Der ISEK-Prozess (Integriertes Stadtentwicklungskonzept) „Hagen Plant 2035“ geht in die nächste Runde: Vom 1. bis 31. März sind alle Bürger aufgefordert, auf der Projektwebsite www.plan-portal.de/hagen ihre Vorschläge und Visionen für ein Hagen der Zukunft zu formulieren. „Bislang haben wir strategische Ziele gesammelt, jetzt geht es um konkrete Projekte und um die Nutzung von Flächen“, beschreibt Baudezernent Thomas Grothe, der Ende April in den Ruhestand geht, die Vorgehensweise.

Eines der wichtigsten Ziele von „Hagen plant 2035“ ist es, die Bürger an der Fortschreibung des Flächennutzungsplanes mitwirken zu lassen. Wie bei den zurückliegenden Bezirkswerkstätten haben die Hagener deshalb auch bei der jetzt bevorstehenden Online-Beteiligung die Chance, den Planern zu erklären, was in ihrer Stadt, in ihrem Bezirk, ihrem Viertel, ihrer Nachbarschaft oder ihrer Straße verbessert werden könnte.

Sechs ausgewählte Ziele

Von den 16 strategischen Zielen des ISEK-Prozesses hat die Stadt in Zusammenarbeit mit dem Planungsbüro Plan-lokal um der besseren Überschaubarkeit willen sechs für die Online-Mitwirkung ausgewählt: Wohnen, Sozial gerechte Stadt, Grünes Netzwerk für Mensch und Natur, Mobilität neu denken, Neue Nutzung auf alten Flächen und SmartCity – Hagen als intelligente Großstadt.

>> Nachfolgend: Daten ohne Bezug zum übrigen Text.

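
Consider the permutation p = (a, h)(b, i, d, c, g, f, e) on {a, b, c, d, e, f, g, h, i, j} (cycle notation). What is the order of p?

The disjoint cycles have lengths 7, 2, 1.
The order is lcm(7, 2) = 14.

14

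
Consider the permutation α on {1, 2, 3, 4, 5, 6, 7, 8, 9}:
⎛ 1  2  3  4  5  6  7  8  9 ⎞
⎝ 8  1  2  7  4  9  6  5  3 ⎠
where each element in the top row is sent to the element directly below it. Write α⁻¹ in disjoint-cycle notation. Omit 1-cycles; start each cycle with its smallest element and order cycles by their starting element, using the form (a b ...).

(1 2 3 9 6 7 4 5 8)

The cycle decomposition of α is (1 8 5 4 7 6 9 3 2).
The inverse reverses every cycle; in canonical form, α⁻¹ = (1 2 3 9 6 7 4 5 8).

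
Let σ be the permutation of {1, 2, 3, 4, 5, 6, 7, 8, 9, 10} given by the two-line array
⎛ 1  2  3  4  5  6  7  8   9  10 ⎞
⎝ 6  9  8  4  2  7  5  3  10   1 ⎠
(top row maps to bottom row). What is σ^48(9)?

2

Tracing 9 → 10 → … returns to 9 after 7 steps, so 9 lies in a 7-cycle (1, 6, 7, 5, 2, 9, 10).
Powers repeat with period 7 on this cycle, and 48 mod 7 = 6, so σ^48(9) = σ^6(9).
Stepping 6 places around the cycle: 9 → 10 → 1 → 6 → 7 → 5 → 2.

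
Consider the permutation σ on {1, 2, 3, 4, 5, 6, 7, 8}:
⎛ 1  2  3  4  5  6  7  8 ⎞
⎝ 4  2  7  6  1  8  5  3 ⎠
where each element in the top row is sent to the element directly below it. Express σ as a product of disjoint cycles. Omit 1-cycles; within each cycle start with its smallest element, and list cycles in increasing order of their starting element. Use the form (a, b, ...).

(1, 4, 6, 8, 3, 7, 5)

From 1: 1 → 4 → 6 → 8 → 3 → 7 → 5 → 1, closing the cycle (1, 4, 6, 8, 3, 7, 5).
Repeating from the next unused element and collecting all non-trivial cycles gives (1, 4, 6, 8, 3, 7, 5).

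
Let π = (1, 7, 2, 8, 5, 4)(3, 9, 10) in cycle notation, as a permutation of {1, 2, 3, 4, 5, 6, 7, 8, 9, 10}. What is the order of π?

The cycle type of π is (6, 3, 1).
The order is lcm(6, 3) = 6.

6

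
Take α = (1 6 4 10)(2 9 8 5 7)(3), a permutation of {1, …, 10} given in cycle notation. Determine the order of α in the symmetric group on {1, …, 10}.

20

The disjoint cycles have lengths 5, 4, 1.
The order is lcm(5, 4) = 20.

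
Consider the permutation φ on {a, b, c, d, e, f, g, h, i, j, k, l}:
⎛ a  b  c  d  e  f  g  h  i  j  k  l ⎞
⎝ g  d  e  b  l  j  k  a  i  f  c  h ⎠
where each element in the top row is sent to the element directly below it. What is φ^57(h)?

a

Tracing h → a → … returns to h after 7 steps, so h lies in a 7-cycle (a, g, k, c, e, l, h).
Since the cycle has length 7, φ^57 acts on it the same as φ^1 (57 mod 7 = 1).
Advancing 1 step from h: h → a.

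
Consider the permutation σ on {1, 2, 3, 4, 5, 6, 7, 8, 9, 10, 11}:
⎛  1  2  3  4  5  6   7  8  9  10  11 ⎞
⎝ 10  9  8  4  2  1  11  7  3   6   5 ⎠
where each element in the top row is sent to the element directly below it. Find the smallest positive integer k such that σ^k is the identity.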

Über einen siebten Button können die Teilnehmer Stellung zu allen weiteren Themen beziehen. „Jetzt beginnt eine superspannende Phase“, so Marianne Booke vom Fachbereich Stadtentwicklung: „Wir sind auf den Input der Bürger angewiesen, sie sollen ganz frei ihre Ideen formulieren.“

Mobilität spielt herausragende Rolle

Im bisherigen Prozess hat das Thema Mobilität eine herausragende Rolle gespielt. Viele Bürger bewegt es offenbar, mit welchen Mitteln sie sich in Hagen künftig fortbewegen können, ob der Autoverkehr eingeschränkt, der Öffentliche Nahverkehr ausgebaut und bessere Möglichkeiten für Radfahrer geschaffen werden sollen.

Nun können sie online darlegen, wo ein Radweg gebaut oder eine neue Busverbindung eingerichtet werden sollte. Oder aber – denn die Diskussion ist in alle Richtungen offen – ob mehr freie Parkplätze in der Innenstadt geschaffen werden sollten. Ähnlich konkrete Vorschläge können aber auch zu den anderen Themenfeldern gemacht werden. „Je präziser ein Ziel formuliert wird, desto streitbarer ist es natürlich“, sagt Thomas Scholle vom federführenden Planungsbüro: „Aber das gehört bei ISEK dazu.“

Hagen-Konferenz

Nach der Beteiligungsphase werden die eingebrachten Ideen ausgearbeitet und in ein Zukunftskonzept eingearbeitet. Das Ergebnis wird im Rahmen einer Hagen-Konferenz präsentiert und vom Rat der Stadt Ende 2019 beschlossen.

Im Folgenden soll ISEK als Leitfaden die Weichen der zukünftigen Stadtentwicklung mitbestimmen. „Dann wird es Aufgabe der Politik sein, welche konkreten Maßnahmen priorisiert, reduziert oder aber nicht realisiert werden können“, blickt Oberbürgermeister Erik O. Schulz voraus.